イソップの宙返り・208
      
蚤と運動選手
ノミがピョンと跳ね、男の足にとまり、追っても追っても跳ねまわって咬みました。
男は怒って捻りつぶそうとしましたが、ノミは飛び跳ねて逃げまわりました。
男は弱って言うのには、
「ヘラクルスよ、ノミ相手の時にこうだと、競技のときには、どんな風に私を助けてくださるのでしょう?」
寓意・些細なことで神の助けを呼ぶものではない。
☆      ☆
ギリシア神話のヘラクレスと言えば、天を支えている彫刻があります。
あれはヘスペリデスの園から黄金のリンゴを盗み出す時に、アトラスにかわってしばらく天を支えた話だそうですね。
天を支えた話は、エウリステウスの神託で不死となるための12の難業の一つ。
この12難業を書き連ねますと、
〔1〕まずはネメアの不死身の獅子退治。彼はこれを記念してネメア競技会を、また別の機会にはオリンピア競技会を創始したとか。
〔2〕はレルネの水蛇ヒドラ退治。
〔3〕アルテミスの聖なる鹿の生け捕り。
〔4〕エリマントス山の猪の捕縛。
〔5〕3000頭の牛を飼いながら30年間掃除したことのなかったアウゲイアスの家畜小屋を、1日できれいにしました。
〔6〕スティムファロス湖の猛禽(もうきん)退治。
〔7〕クレタの狂い牛の生け捕り。
〔8〕ディオメデスの人食い馬の捕捉(ほそく)。
〔9〕西の果ての島に住むゲリオンの牛を奪うこと。このとき、地の果てまで到達した記念として、ジブラルタル海峡を挟むスペイン側とアフリカ側の山に「ヘラクレスの柱」を立てた。なんてことになっています。
それぞれに、勇ましい格好の姿が彫刻されています。以上はギリシア彫刻をご覧になるときのご参考までに書き上げました。
      
ところで、ギリシア神話の神々は、何とも不道徳でしょう?
ヘラクレスの出生の話からして、ヒドイですよね。ヘラクレスの母はアルクメネ。アルクメネは、遠征に出かけている夫アムフィトリオンの不在中にゼウスと不倫。だから、ヘラクレスはゼウス神の子。
これを知ったゼウスの妻ヘラが、そと子ヘラクレスに様々な虐待をします。
ヘラは二匹の蛇を揺り籠に入れたが、ヘラクレスは両手でそれを絞め殺しました。
ヘラクレスは後年、3人の子供を得ますが、ヘラクレスはヘラに発狂させられ、わが子3人を火中に投じて惨殺します。
これも、絵画・彫刻の題材ですね。
        
ところで、どうしてギリシア神話の神々は、不道徳で悪魔的なんでしょうかね。
ギリシア神話って古代ギリシアで突然現れたものではなく、インド・ヨーロッパ諸族神話に基づくものだそうですよ。

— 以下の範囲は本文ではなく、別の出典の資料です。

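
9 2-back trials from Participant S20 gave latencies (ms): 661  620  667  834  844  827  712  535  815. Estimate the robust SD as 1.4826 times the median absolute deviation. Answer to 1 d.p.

152.7 ms

Sorted: 535, 620, 661, 667, 712, 815, 827, 834, 844 → median = 712
|x − 712| sorted: 0, 45, 51, 92, 103, 115, 122, 132, 177 → MAD = 103
Robust SD ≈ 1.4826 × 103 = 152.708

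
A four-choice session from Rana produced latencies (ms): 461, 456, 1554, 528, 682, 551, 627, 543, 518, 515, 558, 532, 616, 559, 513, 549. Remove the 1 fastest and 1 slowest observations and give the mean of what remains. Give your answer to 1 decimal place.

Sorted: 456, 461, 513, 515, 518, 528, 532, 543, 549, 551, 558, 559, 616, 627, 682, 1554
Drop lowest 1 (456) and highest 1 (1554)
Remaining (n=14): Σ = 7752, mean = 7752/14 = 553.714

553.7 ms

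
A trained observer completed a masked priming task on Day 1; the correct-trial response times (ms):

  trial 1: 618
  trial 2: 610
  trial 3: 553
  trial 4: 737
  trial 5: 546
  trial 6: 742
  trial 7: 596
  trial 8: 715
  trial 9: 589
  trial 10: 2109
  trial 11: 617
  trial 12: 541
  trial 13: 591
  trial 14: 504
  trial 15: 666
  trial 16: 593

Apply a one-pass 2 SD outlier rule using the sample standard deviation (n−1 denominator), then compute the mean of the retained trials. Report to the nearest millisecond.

615 ms

n = 16, ΣRT = 11327, M = 707.938
Σ(x−M)² = 2165988.94; s = √(2165988.94/15) = 379.999
Cutoffs: 707.938 ± 2·379.999 → [-52.1, 1467.9]
Outside: 2109 → excluded.
Retained (n=15): Σ = 9218, mean = 9218/15 = 614.533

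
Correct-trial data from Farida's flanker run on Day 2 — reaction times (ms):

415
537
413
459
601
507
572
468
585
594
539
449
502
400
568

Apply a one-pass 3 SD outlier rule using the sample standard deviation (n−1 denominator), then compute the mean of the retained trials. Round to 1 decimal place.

n = 15, ΣRT = 7609, M = 507.267
Σ(x−M)² = 68320.93; s = √(68320.93/14) = 69.857
Cutoffs: 507.267 ± 3·69.857 → [297.7, 716.8]
No RTs fall outside the cutoffs; all 15 retained. Mean = 7609/15 = 507.267

507.3 ms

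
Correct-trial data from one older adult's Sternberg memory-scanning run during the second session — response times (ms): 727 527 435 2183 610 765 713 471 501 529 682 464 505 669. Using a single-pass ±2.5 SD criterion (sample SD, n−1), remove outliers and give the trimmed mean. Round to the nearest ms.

n = 14, ΣRT = 9781, M = 698.643
Σ(x−M)² = 2528929.21; s = √(2528929.21/13) = 441.059
Cutoffs: 698.643 ± 2.5·441.059 → [-404.0, 1801.3]
Outside: 2183 → excluded.
Retained (n=13): Σ = 7598, mean = 7598/13 = 584.462

584 ms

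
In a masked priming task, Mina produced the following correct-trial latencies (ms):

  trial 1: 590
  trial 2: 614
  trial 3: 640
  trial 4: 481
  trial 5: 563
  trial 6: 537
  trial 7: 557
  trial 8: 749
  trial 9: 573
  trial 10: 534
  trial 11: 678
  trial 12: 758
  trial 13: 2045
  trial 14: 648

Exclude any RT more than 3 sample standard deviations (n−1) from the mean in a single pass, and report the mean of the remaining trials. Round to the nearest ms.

n = 14, ΣRT = 9967, M = 711.929
Σ(x−M)² = 1996514.93; s = √(1996514.93/13) = 391.890
Cutoffs: 711.929 ± 3·391.890 → [-463.7, 1887.6]
Outside: 2045 → excluded.
Retained (n=13): Σ = 7922, mean = 7922/13 = 609.385

609 ms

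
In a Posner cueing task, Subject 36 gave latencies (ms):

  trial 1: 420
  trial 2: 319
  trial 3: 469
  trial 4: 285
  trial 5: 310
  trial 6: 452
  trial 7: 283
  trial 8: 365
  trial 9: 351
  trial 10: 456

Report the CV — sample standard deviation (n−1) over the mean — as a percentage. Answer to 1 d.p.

n = 10, Σ = 3710, M = 371.0000
Σ(x−M)² = 47792.000; s = √(47792.000/9) = 72.8713
CV = 72.8713 / 371.0000 = 0.19642 = 19.642%

19.6%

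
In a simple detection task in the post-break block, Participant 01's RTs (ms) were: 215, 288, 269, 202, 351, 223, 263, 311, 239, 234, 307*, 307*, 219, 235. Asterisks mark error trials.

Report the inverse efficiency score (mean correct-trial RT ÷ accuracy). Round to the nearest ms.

Correct trials (n=12): 215, 288, 269, 202, 351, 223, 263, 311, 239, 234, 219, 235
Mean correct RT = 3049/12 = 254.0833 ms
Proportion correct = 12/14
IES = 254.0833 / (12/14) = 296.431 ms

296 ms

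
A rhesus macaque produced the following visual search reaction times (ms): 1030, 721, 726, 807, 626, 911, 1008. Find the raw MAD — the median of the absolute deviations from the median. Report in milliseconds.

Sorted: 626, 721, 726, 807, 911, 1008, 1030 → median = 807
|x − 807|: 223, 86, 81, 0, 181, 104, 201
Sorted deviations: 0, 81, 86, 104, 181, 201, 223 → MAD = 104

104 ms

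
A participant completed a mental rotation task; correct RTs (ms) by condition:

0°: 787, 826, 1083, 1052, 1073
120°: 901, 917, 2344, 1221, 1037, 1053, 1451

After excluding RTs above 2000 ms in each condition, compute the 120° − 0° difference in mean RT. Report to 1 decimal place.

132.5 ms

120°: exclude 2344
M(0°) = 4821/5 = 964.200
M(120°) = 6580/6 = 1096.667
Difference = 1096.667 − 964.200 = 132.467 ms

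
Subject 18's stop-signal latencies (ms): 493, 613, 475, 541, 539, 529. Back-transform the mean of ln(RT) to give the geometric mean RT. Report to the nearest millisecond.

ln(RT): 6.2005, 6.4184, 6.1633, 6.2934, 6.2897, 6.2710
Mean ln(RT) = 37.6363/6 = 6.27272
Geometric mean = exp(6.27272) = 529.92 ms

530 ms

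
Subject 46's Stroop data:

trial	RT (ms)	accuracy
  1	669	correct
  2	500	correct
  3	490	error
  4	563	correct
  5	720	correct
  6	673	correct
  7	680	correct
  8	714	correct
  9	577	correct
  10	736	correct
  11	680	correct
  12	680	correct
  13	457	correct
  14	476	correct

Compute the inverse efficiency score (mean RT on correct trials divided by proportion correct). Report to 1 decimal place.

673.1 ms

Correct trials (n=13): 669, 500, 563, 720, 673, 680, 714, 577, 736, 680, 680, 457, 476
Mean correct RT = 8125/13 = 625.0000 ms
Proportion correct = 13/14
IES = 625.0000 / (13/14) = 673.077 ms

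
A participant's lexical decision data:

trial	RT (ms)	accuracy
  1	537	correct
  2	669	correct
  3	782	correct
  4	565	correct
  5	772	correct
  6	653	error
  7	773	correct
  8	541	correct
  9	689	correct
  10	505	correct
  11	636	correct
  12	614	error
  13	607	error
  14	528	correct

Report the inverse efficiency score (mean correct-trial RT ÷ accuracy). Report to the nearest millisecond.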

インド・ヨーロッパ諸族は強烈にヨーロッパ諸地方に進出していった種族なんですよね。
歴史の教科書では進出だとか、移動なんて表現しているけど、あれは進出・移動してきたインド・ヨーロッパ諸族の末裔たる現ヨーロッパ人の表現ですよね?
ええ、無人の荒野へ進出・移動してきたものではないですよ。ヨーロッパ中央部にしても先住民はいたんですからね。進出・移動によって先住民は追い払われ、抹殺されたんですよ。
後の時代になりますが、「アメリカ発見」とか、「ゲルマンの大移動」なんて綺麗事に言うけれど、追い払われ、殺戮された先住民にとっては悪魔の襲来。
    
ヨーロッパの古代史は殺戮の歴史。
この事と神話が悪魔的なこととは深いかかわりがあるのではないかと思えますね。
悪魔的な神話は、侵略の歴史を語り残しているのでは?の話は、何しろ大論文になりますから、また別の機会に。